Angus sat down at his seat--which was actually Cam's seat, but Cam was working this Thanksgiving as he had every Thanksgiving for the past eight years. It was a fair trade; this way he was sure to get Christmas off. For reasons Angus had never understood, Allie always insisted on making Thanksgiving dinner, and then proceeded to invite Cam's entire family. It seemed to Angus that since she was the one left alone, she should have been the one picked up by someone else.
He supposed he'd just keep his mouth shut and enjoy the meal.
Allie leaned over Angus's shoulder and adjusted a bright orange flower in the centerpiece she'd made. It was a hollowed-out pumpkin, jammed with Oasis and a combination of strawflowers, spindle, snowberries, and Chinese lanterns. In another minute the Brussels sprouts would be done; the salad and the stuffing were already on the table. "Jamie," she called, "dinner."
He walked listlessly to the table and slid into the chair beside Angus. "So what do you think? Do they give you turkey on Thanksgiving when you're in jail?"
"Ye ken, I believe that they do. Seems I remember--"
"Stop," Allie said. "This is not polite dinner conversation."
"Then again," Jamie added, "I'm not polite company."
Ellen reached across the table and plopped a spoonful of yams onto Jamie's plate. "Eat."
Allie walked around the perimeter of the table, pouring white wine into everyone's glass. When she passed Angus, he grabbed at her sweater. "And what about me?"
"You have grape juice. You can't have any alcohol with your
heart medication."
"I would ha' rather skipped the pills," he muttered.
She set the decanter down next to the turkey and raised her glass. "Well," she said, smiling around the table. "On behalf of Cam, we're very glad you all could come here this year for another Thanksgiving. And for those of us who--who could not be with us this year, our thoughts are with you." She turned to Jamie. "I thought you might like to carve."
Jamie took the sterling utensils Allie offered. He could hear the gravy bubbling on the stove in the kitchen, the chatter at the table, and the drone of the sports announcers on the television. He glanced down at the turkey, already skinned by Allie for nutritional purposes, its pale white breast beneath his outstretched hand. He dropped the fork and touched his fingers to the curve, thinking of Maggie's skin, Maggie's throat. Then he dropped the knife and bolted up the stairs.
Allie found him sitting on the edge of the bathtub. He felt her take a seat beside him. She reached for his hand and pressed something greasy and slippery into it. He looked down to see the wishbone. "Ellen carved," she said. "But I thought you might appreciate this."
He smiled, feeling better than he had all day. She was something, this little cousin-by-marriage. "Maggie liked the wishbone, but we used to decide together on the wish. She said we both had to wish for the same thing, so that no matter who won, it would be guaranteed to come true."
"Should I guess?" Allie asked. "World peace?
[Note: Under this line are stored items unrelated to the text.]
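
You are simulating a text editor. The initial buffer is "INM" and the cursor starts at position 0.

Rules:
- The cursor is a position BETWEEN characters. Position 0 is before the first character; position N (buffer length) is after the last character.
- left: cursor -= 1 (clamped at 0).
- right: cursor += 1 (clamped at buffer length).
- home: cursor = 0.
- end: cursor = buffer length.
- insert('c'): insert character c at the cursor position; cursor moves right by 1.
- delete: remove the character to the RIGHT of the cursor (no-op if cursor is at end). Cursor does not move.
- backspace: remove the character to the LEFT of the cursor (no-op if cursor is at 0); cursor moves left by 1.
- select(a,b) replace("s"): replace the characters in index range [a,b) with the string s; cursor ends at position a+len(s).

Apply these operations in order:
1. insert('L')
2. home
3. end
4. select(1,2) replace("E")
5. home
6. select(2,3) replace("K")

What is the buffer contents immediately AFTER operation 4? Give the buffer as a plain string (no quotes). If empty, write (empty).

After op 1 (insert('L')): buf='LINM' cursor=1
After op 2 (home): buf='LINM' cursor=0
After op 3 (end): buf='LINM' cursor=4
After op 4 (select(1,2) replace("E")): buf='LENM' cursor=2

Answer: LENM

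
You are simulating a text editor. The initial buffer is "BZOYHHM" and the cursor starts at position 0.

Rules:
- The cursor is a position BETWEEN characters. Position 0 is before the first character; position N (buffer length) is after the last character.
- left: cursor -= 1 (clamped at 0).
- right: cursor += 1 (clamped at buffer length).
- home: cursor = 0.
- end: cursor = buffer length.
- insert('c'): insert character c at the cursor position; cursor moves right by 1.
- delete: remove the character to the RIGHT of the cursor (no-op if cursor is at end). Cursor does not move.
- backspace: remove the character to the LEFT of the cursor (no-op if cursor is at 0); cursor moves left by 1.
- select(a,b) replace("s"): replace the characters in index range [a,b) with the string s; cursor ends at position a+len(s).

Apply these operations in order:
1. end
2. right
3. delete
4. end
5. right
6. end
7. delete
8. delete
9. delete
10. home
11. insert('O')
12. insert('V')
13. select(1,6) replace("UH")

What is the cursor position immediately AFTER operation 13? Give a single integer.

Answer: 3

Derivation:
After op 1 (end): buf='BZOYHHM' cursor=7
After op 2 (right): buf='BZOYHHM' cursor=7
After op 3 (delete): buf='BZOYHHM' cursor=7
After op 4 (end): buf='BZOYHHM' cursor=7
After op 5 (right): buf='BZOYHHM' cursor=7
After op 6 (end): buf='BZOYHHM' cursor=7
After op 7 (delete): buf='BZOYHHM' cursor=7
After op 8 (delete): buf='BZOYHHM' cursor=7
After op 9 (delete): buf='BZOYHHM' cursor=7
After op 10 (home): buf='BZOYHHM' cursor=0
After op 11 (insert('O')): buf='OBZOYHHM' cursor=1
After op 12 (insert('V')): buf='OVBZOYHHM' cursor=2
After op 13 (select(1,6) replace("UH")): buf='OUHHHM' cursor=3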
Winning the lottery?"
"We used to wish for kids," Jamie said, glancing up at her. "So I guess neither of us won." He traced the shape of the wishbone with his finger. "How come Cam doesn't take Thanksgiving off?"
"It's that or Christmas."
"He could take both days and dock his pay."
"But who'd watch the town?" Allie grinned. "It's like being married to a doctor. When someone's having a baby, it isn't going to wait for Thanksgiving to be over. Same for robberies and car accidents and the rest."
"All the same, he ought to be watching you."
Allie turned a shade of pink. She took the wishbone from Jamie. "Name your poison," she said, gripping her fist around one tine.
Jamie thought for a moment. Then he wrapped his hand around the other fork of the wishbone, flexing it slightly to gauge the tension. "Let's hope that the people we're crazy about come back to us," he said. "Soon."